Kisch : « Une véritable révolution a lieu » dans l’éducation ultra-orthodoxe

Kisch détaille une "véritable révolution" dans l'éducation ultra-orthodoxe israélienne.

Knesset : Le ministre de l'Éducation annonce une "véritable révolution" dans le secteur ultra-orthodoxe

Le ministre de l'Éducation, Yoav Kisch, a déclaré lundi qu'une "véritable révolution" avait eu lieu dans le système éducatif ultra-orthodoxe au cours des trois dernières années, lors d'une réunion de la commission de La Knesset sur l'éducation, la culture et les sports. La discussion a été animée, marquée par des accusations et des contre-arguments.

M. Kisch a affirmé que le nombre d'élèves dans le système éducatif étatique-ultra-orthodoxe avait doublé pour atteindre 24 000 durant l'année scolaire 2023-2024, et qu'il y avait eu des progrès dans les réseaux éducatifs ultra-orthodoxes en matière de suivi et de programmes d'études fondamentaux. Le président de la commission, le député Tzvi Sukkot, a partagé son expérience personnelle, déclarant qu'il avait dû rattraper des cours d'anglais et de mathématiques car son institution n'enseignait pas le programme de base.

La question du transfert de fonds aux institutions éducatives ultra-orthodoxes avant un vote au Comité des finances a été soulevée. M. Kisch a critiqué le Bureau du procureur général pour avoir demandé un report, qualifiant certains membres de "criminels" aux "intérêts illégitimes". La députée Naama Lazimi a répliqué en qualifiant le ministre de "criminel et corrompu".

Le directeur général du ministère de l'Éducation, Meir Shimoni, a reconnu que des améliorations restaient à faire, notamment dans l'enseignement des matières fondamentales, mais a souligné une "transformation spectaculaire" avec près de 80 inspecteurs désormais en poste. Shai Calderon, directeur de l'éducation ultra-orthodoxe au ministère, a ajouté qu'il existait désormais une norme de suivi "transparente et documentée", avec un inspecteur pour 30 écoles, et que des manuels scolaires culturellement appropriés étaient publiés.

Des députés comme Naor Shiri (Yesh Atid) ont exprimé leur scepticisme quant à l'autonomie des réseaux éducatifs ultra-orthodoxes, tandis que Haim Biton (Shas) a dénoncé une "guerre populiste" contre la communauté. Mickey Levy (Yesh Atid) a demandé des détails sur le nombre d'institutions n'enseignant pas le programme de base.
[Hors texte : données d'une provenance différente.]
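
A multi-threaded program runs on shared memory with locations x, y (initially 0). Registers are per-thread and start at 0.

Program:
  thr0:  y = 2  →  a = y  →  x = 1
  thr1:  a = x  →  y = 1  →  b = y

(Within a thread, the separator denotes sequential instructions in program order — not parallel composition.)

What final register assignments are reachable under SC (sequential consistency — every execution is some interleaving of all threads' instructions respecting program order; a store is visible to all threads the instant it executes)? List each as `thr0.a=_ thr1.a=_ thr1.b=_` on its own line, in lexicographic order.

thr0.a=1 thr1.a=0 thr1.b=1
thr0.a=2 thr1.a=0 thr1.b=1
thr0.a=2 thr1.a=0 thr1.b=2
thr0.a=2 thr1.a=1 thr1.b=1

outcome vector order: (thr0.a,thr1.a,thr1.b)
|SC outcomes| = 4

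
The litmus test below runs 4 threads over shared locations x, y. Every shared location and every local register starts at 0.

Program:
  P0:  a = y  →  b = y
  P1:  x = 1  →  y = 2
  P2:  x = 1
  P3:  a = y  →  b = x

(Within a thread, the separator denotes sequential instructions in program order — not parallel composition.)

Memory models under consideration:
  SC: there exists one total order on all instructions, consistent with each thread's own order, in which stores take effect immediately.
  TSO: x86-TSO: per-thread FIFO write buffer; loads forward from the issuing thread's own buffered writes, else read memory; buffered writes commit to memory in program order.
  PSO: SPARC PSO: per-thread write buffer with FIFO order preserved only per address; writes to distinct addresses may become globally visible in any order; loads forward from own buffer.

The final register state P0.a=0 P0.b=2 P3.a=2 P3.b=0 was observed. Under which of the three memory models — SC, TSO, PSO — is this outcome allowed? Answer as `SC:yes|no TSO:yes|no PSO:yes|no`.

SC:no TSO:no PSO:yes

outcome vector order: (P0.a,P0.b,P3.a,P3.b)
[SC] allowed = {<0 0 0 0>; <0 0 0 1>; <0 0 2 1>; <0 2 0 0>; <0 2 0 1>; <0 2 2 1>; <2 2 0 0>; <2 2 0 1>; <2 2 2 1>}
[TSO] allowed = {<0 0 0 0>; <0 0 0 1>; <0 0 2 1>; <0 2 0 0>; <0 2 0 1>; <0 2 2 1>; <2 2 0 0>; <2 2 0 1>; <2 2 2 1>}
[PSO] allowed = {<0 0 0 0>; <0 0 0 1>; <0 0 2 0>; <0 0 2 1>; <0 2 0 0>; <0 2 0 1>; <0 2 2 0>; <0 2 2 1>; <2 2 0 0>; <2 2 0 1>; <2 2 2 0>; <2 2 2 1>}
target <0 2 2 0> ∈ {PSO}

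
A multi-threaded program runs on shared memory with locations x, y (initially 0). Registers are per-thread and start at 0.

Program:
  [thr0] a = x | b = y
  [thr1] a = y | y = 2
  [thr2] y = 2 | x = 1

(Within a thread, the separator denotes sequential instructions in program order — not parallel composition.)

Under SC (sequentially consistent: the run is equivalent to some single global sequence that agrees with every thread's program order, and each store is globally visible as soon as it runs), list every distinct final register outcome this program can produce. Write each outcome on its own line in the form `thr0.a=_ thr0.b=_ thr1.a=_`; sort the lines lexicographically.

outcome vector order: (thr0.a,thr0.b,thr1.a)
|SC outcomes| = 6

thr0.a=0 thr0.b=0 thr1.a=0
thr0.a=0 thr0.b=0 thr1.a=2
thr0.a=0 thr0.b=2 thr1.a=0
thr0.a=0 thr0.b=2 thr1.a=2
thr0.a=1 thr0.b=2 thr1.a=0
thr0.a=1 thr0.b=2 thr1.a=2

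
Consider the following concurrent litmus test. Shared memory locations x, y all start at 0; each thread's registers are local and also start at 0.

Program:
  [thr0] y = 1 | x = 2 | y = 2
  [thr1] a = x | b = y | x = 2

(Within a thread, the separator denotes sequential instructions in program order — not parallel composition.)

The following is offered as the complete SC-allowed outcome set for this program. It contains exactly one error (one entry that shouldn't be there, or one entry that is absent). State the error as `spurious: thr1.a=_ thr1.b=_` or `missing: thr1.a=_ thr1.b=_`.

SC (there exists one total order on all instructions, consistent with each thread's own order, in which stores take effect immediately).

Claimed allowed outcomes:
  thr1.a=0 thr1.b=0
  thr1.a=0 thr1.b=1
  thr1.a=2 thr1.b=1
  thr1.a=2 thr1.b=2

missing: thr1.a=0 thr1.b=2

outcome vector order: (thr1.a,thr1.b)
[SC] allowed = {(0,0), (0,1), (0,2), (2,1), (2,2)}
SC∖claimed = {(0,2)}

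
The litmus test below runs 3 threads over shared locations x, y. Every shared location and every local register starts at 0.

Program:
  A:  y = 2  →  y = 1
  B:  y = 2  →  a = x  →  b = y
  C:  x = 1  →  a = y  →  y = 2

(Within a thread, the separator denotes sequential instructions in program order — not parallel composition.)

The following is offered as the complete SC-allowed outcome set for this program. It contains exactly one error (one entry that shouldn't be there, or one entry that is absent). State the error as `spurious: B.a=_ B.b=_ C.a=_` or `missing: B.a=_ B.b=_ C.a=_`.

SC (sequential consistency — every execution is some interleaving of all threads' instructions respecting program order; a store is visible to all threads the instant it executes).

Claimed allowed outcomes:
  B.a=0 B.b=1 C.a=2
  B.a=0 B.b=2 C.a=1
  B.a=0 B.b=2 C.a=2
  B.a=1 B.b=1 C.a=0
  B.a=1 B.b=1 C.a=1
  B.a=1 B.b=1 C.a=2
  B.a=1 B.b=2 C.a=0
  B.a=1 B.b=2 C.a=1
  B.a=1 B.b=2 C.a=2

outcome vector order: (B.a,B.b,C.a)
SC (10): (0,1,1) (0,1,2) (0,2,1) (0,2,2) (1,1,0) (1,1,1) (1,1,2) (1,2,0) (1,2,1) (1,2,2)
SC∖claimed = {(0,1,1)}

missing: B.a=0 B.b=1 C.a=1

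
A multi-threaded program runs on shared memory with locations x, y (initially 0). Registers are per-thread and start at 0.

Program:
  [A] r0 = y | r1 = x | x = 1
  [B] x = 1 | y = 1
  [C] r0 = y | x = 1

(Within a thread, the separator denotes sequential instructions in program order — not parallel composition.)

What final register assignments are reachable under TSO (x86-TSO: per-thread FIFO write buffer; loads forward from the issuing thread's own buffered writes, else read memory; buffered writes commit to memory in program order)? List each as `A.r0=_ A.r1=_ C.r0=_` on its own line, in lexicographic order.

outcome vector order: (A.r0,A.r1,C.r0)
|TSO outcomes| = 6

A.r0=0 A.r1=0 C.r0=0
A.r0=0 A.r1=0 C.r0=1
A.r0=0 A.r1=1 C.r0=0
A.r0=0 A.r1=1 C.r0=1
A.r0=1 A.r1=1 C.r0=0
A.r0=1 A.r1=1 C.r0=1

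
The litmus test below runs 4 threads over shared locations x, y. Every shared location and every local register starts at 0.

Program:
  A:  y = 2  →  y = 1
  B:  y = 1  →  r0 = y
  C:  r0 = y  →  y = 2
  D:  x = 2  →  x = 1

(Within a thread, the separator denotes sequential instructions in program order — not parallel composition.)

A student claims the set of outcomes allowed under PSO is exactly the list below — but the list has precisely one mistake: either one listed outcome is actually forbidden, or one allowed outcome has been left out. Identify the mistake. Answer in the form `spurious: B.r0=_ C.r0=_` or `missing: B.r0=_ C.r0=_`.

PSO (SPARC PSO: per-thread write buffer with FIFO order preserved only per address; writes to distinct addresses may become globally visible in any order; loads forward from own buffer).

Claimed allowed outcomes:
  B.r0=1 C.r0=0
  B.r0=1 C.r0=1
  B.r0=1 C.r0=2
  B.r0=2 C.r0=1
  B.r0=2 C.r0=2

missing: B.r0=2 C.r0=0

outcome vector order: (B.r0,C.r0)
PSO: 6 outcomes — {<1 0>; <1 1>; <1 2>; <2 0>; <2 1>; <2 2>}
PSO∖claimed = {<2 0>}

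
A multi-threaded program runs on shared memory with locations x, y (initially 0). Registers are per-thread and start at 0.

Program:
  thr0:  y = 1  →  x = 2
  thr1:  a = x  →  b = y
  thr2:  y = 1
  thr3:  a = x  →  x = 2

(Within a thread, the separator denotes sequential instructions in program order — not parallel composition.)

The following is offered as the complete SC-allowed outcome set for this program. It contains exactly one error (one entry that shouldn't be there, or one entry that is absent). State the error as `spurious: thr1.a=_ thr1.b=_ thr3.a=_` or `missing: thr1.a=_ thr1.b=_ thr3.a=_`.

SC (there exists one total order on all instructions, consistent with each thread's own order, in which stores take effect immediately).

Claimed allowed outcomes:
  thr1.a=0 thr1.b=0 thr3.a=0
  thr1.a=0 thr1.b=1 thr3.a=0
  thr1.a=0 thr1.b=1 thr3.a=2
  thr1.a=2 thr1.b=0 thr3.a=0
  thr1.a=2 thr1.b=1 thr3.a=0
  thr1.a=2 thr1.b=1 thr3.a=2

missing: thr1.a=0 thr1.b=0 thr3.a=2

outcome vector order: (thr1.a,thr1.b,thr3.a)
SC: 7 outcomes — {<0 0 0>, <0 0 2>, <0 1 0>, <0 1 2>, <2 0 0>, <2 1 0>, <2 1 2>}
SC∖claimed = {<0 0 2>}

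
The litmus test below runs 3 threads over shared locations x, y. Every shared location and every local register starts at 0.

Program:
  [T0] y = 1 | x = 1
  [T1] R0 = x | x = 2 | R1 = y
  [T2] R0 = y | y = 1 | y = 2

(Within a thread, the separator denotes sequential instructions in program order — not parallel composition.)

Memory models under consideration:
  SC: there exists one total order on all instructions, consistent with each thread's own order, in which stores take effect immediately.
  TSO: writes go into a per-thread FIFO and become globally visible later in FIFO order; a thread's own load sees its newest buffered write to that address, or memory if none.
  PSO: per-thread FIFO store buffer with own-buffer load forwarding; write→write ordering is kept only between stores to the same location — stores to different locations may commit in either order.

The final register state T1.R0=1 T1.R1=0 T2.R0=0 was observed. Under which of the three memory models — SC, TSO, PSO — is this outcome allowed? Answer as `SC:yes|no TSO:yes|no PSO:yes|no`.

SC:no TSO:no PSO:yes

outcome vector order: (T1.R0,T1.R1,T2.R0)
SC: 10 outcomes — {(0,0,0) (0,0,1) (0,1,0) (0,1,1) (0,2,0) (0,2,1) (1,1,0) (1,1,1) (1,2,0) (1,2,1)}
TSO: 10 outcomes — {(0,0,0) (0,0,1) (0,1,0) (0,1,1) (0,2,0) (0,2,1) (1,1,0) (1,1,1) (1,2,0) (1,2,1)}
PSO: 12 outcomes — {(0,0,0) (0,0,1) (0,1,0) (0,1,1) (0,2,0) (0,2,1) (1,0,0) (1,0,1) (1,1,0) (1,1,1) (1,2,0) (1,2,1)}
target (1,0,0) ∈ {PSO}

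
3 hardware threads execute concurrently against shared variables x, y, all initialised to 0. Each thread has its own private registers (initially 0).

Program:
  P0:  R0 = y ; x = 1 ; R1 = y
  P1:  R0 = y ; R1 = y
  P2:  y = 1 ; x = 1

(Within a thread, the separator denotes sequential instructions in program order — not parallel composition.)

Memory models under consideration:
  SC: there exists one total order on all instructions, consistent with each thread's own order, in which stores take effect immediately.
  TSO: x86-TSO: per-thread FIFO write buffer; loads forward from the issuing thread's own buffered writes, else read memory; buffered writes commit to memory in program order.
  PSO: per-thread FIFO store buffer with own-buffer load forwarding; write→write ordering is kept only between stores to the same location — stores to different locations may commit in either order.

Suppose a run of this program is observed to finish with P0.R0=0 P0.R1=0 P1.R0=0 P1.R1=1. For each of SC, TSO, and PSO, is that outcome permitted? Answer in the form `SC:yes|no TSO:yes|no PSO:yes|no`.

outcome vector order: (P0.R0,P0.R1,P1.R0,P1.R1)
SC: 9 outcomes — {0/0/0/0, 0/0/0/1, 0/0/1/1, 0/1/0/0, 0/1/0/1, 0/1/1/1, 1/1/0/0, 1/1/0/1, 1/1/1/1}
TSO: 9 outcomes — {0/0/0/0, 0/0/0/1, 0/0/1/1, 0/1/0/0, 0/1/0/1, 0/1/1/1, 1/1/0/0, 1/1/0/1, 1/1/1/1}
PSO: 9 outcomes — {0/0/0/0, 0/0/0/1, 0/0/1/1, 0/1/0/0, 0/1/0/1, 0/1/1/1, 1/1/0/0, 1/1/0/1, 1/1/1/1}
target 0/0/0/1 ∈ {SC,TSO,PSO}

SC:yes TSO:yes PSO:yes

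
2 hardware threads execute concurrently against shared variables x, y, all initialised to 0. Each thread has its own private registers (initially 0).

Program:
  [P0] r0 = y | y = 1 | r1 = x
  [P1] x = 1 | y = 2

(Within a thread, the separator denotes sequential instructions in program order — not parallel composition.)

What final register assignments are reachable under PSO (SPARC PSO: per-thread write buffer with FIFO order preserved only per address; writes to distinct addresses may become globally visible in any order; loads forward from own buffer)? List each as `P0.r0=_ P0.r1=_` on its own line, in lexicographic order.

outcome vector order: (P0.r0,P0.r1)
|PSO outcomes| = 4

P0.r0=0 P0.r1=0
P0.r0=0 P0.r1=1
P0.r0=2 P0.r1=0
P0.r0=2 P0.r1=1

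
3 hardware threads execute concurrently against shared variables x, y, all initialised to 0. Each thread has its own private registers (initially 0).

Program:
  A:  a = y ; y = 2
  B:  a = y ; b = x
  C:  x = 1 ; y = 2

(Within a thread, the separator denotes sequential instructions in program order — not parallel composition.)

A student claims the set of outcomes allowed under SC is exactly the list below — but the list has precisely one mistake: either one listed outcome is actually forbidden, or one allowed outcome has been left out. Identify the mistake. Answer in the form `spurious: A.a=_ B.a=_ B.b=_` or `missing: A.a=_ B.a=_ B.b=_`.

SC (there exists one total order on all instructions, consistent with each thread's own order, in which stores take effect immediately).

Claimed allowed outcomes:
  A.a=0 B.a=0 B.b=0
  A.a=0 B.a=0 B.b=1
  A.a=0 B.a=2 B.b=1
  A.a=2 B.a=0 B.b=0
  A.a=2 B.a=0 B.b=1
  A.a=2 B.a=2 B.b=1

missing: A.a=0 B.a=2 B.b=0

outcome vector order: (A.a,B.a,B.b)
SC: 7 outcomes — {<0 0 0>; <0 0 1>; <0 2 0>; <0 2 1>; <2 0 0>; <2 0 1>; <2 2 1>}
SC∖claimed = {<0 2 0>}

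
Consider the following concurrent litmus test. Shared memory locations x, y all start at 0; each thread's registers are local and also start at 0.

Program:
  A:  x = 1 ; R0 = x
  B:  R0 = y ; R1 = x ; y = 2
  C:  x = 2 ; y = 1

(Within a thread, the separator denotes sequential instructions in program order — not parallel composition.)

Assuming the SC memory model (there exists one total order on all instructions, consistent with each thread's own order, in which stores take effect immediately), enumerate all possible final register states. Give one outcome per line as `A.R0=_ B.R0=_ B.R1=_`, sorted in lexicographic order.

A.R0=1 B.R0=0 B.R1=0
A.R0=1 B.R0=0 B.R1=1
A.R0=1 B.R0=0 B.R1=2
A.R0=1 B.R0=1 B.R1=1
A.R0=1 B.R0=1 B.R1=2
A.R0=2 B.R0=0 B.R1=0
A.R0=2 B.R0=0 B.R1=1
A.R0=2 B.R0=0 B.R1=2
A.R0=2 B.R0=1 B.R1=2

outcome vector order: (A.R0,B.R0,B.R1)
|SC outcomes| = 9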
M. Kisch a également critiqué l'objection du Bureau du procureur général au financement proportionnel basé sur l'enseignement des matières fondamentales, affirmant que cela nuirait à l'effort du ministère pour renforcer le suivi et la participation aux examens internationaux. Un représentant de la société civile a soulevé la question des "institutions d'exemption" pour les garçons ultra-orthodoxes, recevant moins de financement.